The U.S. and Britain both sent help to Iran following the Bam earthquake on Boxing Day 2003; Israel also offered to send a highly-regarded rescue squad but Tehran declined.

Exactly one year later, a devastating Indian Ocean tsunami was seen as a catalyst that prodded along talks aimed at ending a bloody, 29-year separatist conflict in the Indonesian province of Aceh.

A peace treaty signed by Jakarta and rebels two months ago referred to the central role played by the disaster: “The parties are deeply convinced that only the peaceful settlement of the conflict will enable the rebuilding of Aceh after the tsunami.”

Jihad suspended

Indian security analysts say the earthquake could have a significant effect on terrorist groups based in Pakistan-ruled Kashmir, where senior Indian military officers believe at least 55 camps are located.
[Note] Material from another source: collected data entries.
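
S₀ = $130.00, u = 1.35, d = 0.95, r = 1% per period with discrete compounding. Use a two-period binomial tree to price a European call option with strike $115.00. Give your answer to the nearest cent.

$17.27

Risk-neutral probability p = (1 + 0.01 − 0.95)/(1.35 − 0.95) = 0.0600/0.4000 = 0.1500
Terminal stock prices: S_uu = 236.9, S_ud = 166.7, S_dd = 117.3
Terminal payoffs (S − K): max(121.9, 0) = 121.9, max(51.72, 0) = 51.72, max(2.325, 0) = 2.325
Node u (S = 175.5): V_u = 1/1.01·[0.1500·121.9250 + 0.8500·51.7250] = 61.6386
Node d (S = 123.5): V_d = 1/1.01·[0.1500·51.7250 + 0.8500·2.3250] = 9.6386
Node 0 (S = 130): V_0 = 1/1.01·[0.1500·61.6386 + 0.8500·9.6386] = 17.2660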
Among the Islamist groups located there are several on the U.S. State Department’s list of foreign terrorists organizations, including Jaish-e-Mohammed and Lashkar-e-Toiba (LeT).

A number of their bases were close to the earthquake epicenter, and most had offices in Muzaffarabad, the capital of the Pakistan-controlled portion of Kashmir. Outlook India quoted security sources as saying many had been “damaged to a great extent.”
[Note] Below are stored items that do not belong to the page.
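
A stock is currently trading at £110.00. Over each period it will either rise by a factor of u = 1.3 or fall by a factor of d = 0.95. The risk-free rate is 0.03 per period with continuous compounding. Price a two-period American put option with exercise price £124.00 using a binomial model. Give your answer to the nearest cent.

Risk-neutral probability p = (e^0.03 − 0.95)/(1.3 − 0.95) = 0.0805/0.3500 = 0.2299
Terminal stock prices: S_uu = 185.9, S_ud = 135.8, S_dd = 99.27
Terminal payoffs (K − S): max(-61.9, 0) = 0, max(-11.85, 0) = 0, max(24.73, 0) = 24.73
Node u (S = 143): continuation = e^(−0.03)·[0.2299·0.0000 + 0.7701·0.0000] = 0.0000; exercise value = 0.0000 ≤ continuation, so V_u = 0.0000
Node d (S = 104.5): continuation = e^(−0.03)·[0.2299·0.0000 + 0.7701·24.7250] = 18.4787; exercise value = 19.5000 > continuation, so V_d = 19.5000 (exercise)
Node 0 (S = 110): continuation = e^(−0.03)·[0.2299·0.0000 + 0.7701·19.5000] = 14.5737; exercise value = 14.0000 ≤ continuation, so V_0 = 14.5737

£14.57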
Press reports quoted a LeT spokesman as saying the group had lost many members.

On Sunday, an umbrella body of 14 extremist groups called the Muttahida Jihad Council announced after a special meeting that it would be suspending “jihad activities” for the time being because of the earthquake.

The decision did not, however, prevent terrorists — suspected to be from the Hizbul Mujahideen group — from attacking and killing nine members of two Hindu families near the border in the early hours of Monday morning.

Also, Indian security forces on Sunday shot dead eight LeT fighters who had crossed the LoC from the Pakistan-ruled side.

And in another incident Sunday, Indian troops arrested four suspects after discovering a large cash of explosives in a sheep truck headed for Srinagar, the capital of the Indian-administered part of Kashmir.

“The terror attack amid the natural disaster only confirms that terrorists are a brutalized people, hopelessly locked into a circle of violence,” the Indian Express said in an editorial Tuesday.

“It further warns us that we attribute political causes and reasons to them at the nation’s peril.”

The Times of India was skeptical about hopes the earthquake would degrade the terrorists’ ability, saying that a number of terrorist bases are in Pakistan-proper, including at least 15 in the North West Frontier province and seven in Punjab province.

It quoted unnamed Indian officials as saying terrorists killed in the earthquake were “basically cannon fodder” while the terrorist leaders were safely located outside of Kashmir, in the cities of Islamabad and Lahore.

More than 65,000 people are reported to have been killed in the Kashmir conflict since 1989.

Reprinted here with permission from CNSNews.com.  Visit the website at www.cnsnews.com.


1. What 2 factors related to the earthquake might improve relations between India and Pakistan?  (For a map of the area, click here.)

2. Why is Kashmir a major cause of tension between India and Pakistan?  (For background on Kashmir from Human Rights Watch, click here.)

3.  What initial offer of assistance from India was turned down by Pakistan?  How is the U.S. helping in this area?

4.  What assistance has Pakistani President Musharraf since accepted from India?  Why do you think Pakistan accepted this help?

5.  How many wars have India and Pakistan fought over Kashmir?  Describe two steps India and Pakistan have taken in recent months toward establishing a peaceful relationship. (para. 15-16)

6.  Why did rebels and the Indonesian government sign a peace treaty recently?

7.  How do reports by Outlook India (para. 23) differ from those of The Times of India (para. 31-32)?